NORTH TEXAS (CBSDFW.COM) – With five weeks until Election Day and three weeks until early voting begins in Texas, both Republican Governor Greg Abbott and Democratic candidate Beto O’Rourke credited their campaigns’ door-knocking operations.

O’Rourke told reporters Monday morning that his appearance at the University of North Texas in Denton started their final push to get out the vote.

“We’re activating more than 90,000 volunteers across the state of Texas who by the end of this will knock on five million doors across the state of Texas,” O’Rourke said. “This is how we’re going to win. We’re going to reach people where they are.”

Abbott’s campaign announced Monday afternoon that the two-term governor knocked on their three-millionth door in Harlingen Saturday, thanking his volunteers.

“I was proud to be in Harlingen this past weekend to commemorate yet another landmark moment in our campaign to secure the future of Texas,” Abbot said. “Because of you, Republicans’ winning message is being heard by Texans across the state and we are going to win in November.”

At UNT, O’Rourke urged more than 400 students to vote.

“36 days from when this contest is going to be decided, arguably the most important election in the United States of America today,” O’Rourke said.

O’Rourke told students talking to others is more powerful than a TV ad or a tweet, and he told reporters it’s crucial to his campaign.

“This is our moment of truth and I’m convinced these young people are going to be the margin of victory,” he said. “This is how we’re going to win.”

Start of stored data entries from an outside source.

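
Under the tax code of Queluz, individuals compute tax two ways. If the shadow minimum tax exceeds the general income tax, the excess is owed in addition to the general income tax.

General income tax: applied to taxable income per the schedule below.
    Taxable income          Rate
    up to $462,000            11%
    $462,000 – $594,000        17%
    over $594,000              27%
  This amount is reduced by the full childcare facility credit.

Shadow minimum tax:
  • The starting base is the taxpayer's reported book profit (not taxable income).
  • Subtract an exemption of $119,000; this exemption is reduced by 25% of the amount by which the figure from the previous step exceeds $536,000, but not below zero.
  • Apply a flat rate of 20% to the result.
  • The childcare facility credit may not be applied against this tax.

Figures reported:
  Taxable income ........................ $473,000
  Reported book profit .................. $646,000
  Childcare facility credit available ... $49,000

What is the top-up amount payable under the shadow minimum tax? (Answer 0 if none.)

$107,210

General income tax:
  $462,000 × 11% = $50,820
  $11,000 × 17% = $1,870
  → $52,690
  Less childcare facility credit $49,000 → $3,690

Shadow minimum tax:
  Base (reported book profit): $646,000
  Exemption: $119,000 − 25% × ($646,000 − $536,000) = $119,000 − $27,500 = $91,500
  Base: $646,000 − $91,500 = $554,500
  $554,500 × 20% = $110,900

Excess of shadow minimum tax over general income tax: $110,900 − $3,690 = $107,210.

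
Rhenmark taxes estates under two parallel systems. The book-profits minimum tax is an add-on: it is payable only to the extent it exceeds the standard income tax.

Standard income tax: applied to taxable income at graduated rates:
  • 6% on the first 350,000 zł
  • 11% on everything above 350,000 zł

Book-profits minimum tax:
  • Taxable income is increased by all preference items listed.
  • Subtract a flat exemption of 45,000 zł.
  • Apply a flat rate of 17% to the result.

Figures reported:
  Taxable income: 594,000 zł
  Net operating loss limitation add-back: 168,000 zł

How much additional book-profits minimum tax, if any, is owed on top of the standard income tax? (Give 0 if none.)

Book-profits minimum tax:
  Adjusted income: 594,000 zł + 168,000 zł = 762,000 zł
  Less exemption 45,000 zł → base 717,000 zł
  717,000 zł × 17% = 121,890 zł

Standard income tax:
  350,000 zł × 6% = 21,000 zł
  244,000 zł × 11% = 26,840 zł
  → 47,840 zł

Excess of book-profits minimum tax over standard income tax: 121,890 zł − 47,840 zł = 74,050 zł.

74,050 zł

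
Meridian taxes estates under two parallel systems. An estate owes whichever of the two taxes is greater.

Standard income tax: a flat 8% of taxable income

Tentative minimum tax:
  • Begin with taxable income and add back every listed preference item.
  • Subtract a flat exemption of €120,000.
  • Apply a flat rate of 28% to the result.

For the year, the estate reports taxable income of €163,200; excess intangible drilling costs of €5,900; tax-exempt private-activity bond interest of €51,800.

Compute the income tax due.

€28,252

Tentative minimum tax:
  Adjusted income: €163,200 + €5,900 + €51,800 = €220,900
  Less exemption €120,000 → base €100,900
  €100,900 × 28% = €28,252

Standard income tax:
  €163,200 × 8% = €13,056

€28,252 > €13,056, so the tentative minimum tax is the binding amount.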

Isabella Arreola, a junior at UNT, said she just met O’Rourke and will vote for him, saying “I’m literally so excited.” She said she plans to talk to other students.

“Even if they’re not going to vote for who I want to vote for, it’s still important so that everyone has a voice, and that voting is so important,” Arreola said.

O’Rourke’s appearance comes after he butted heads with the governor over abortion, the border, and guns among other issues in their one and only debate Friday night.

Abbott is leading O’Rourke by eight percentage points among likely voters in the Real Clear Politics average of recent Texas polls.

Rebecca Deen, associate dean of the College of Liberal Arts and professor of political science at UT Arlington said, “When you look at likely voters and at almost certain voters, they tend to skew more conservative and more Republican and the reason for that is historical data.”

She said that is often the case in non-presidential elections, and that O’Rourke must court new voters and those who are undecided.

“What O’Rourke has to do is to mobilize and energize the people maybe who haven’t decided to vote at all and then if they’re going to vote, to go and vote for him,” Deen said.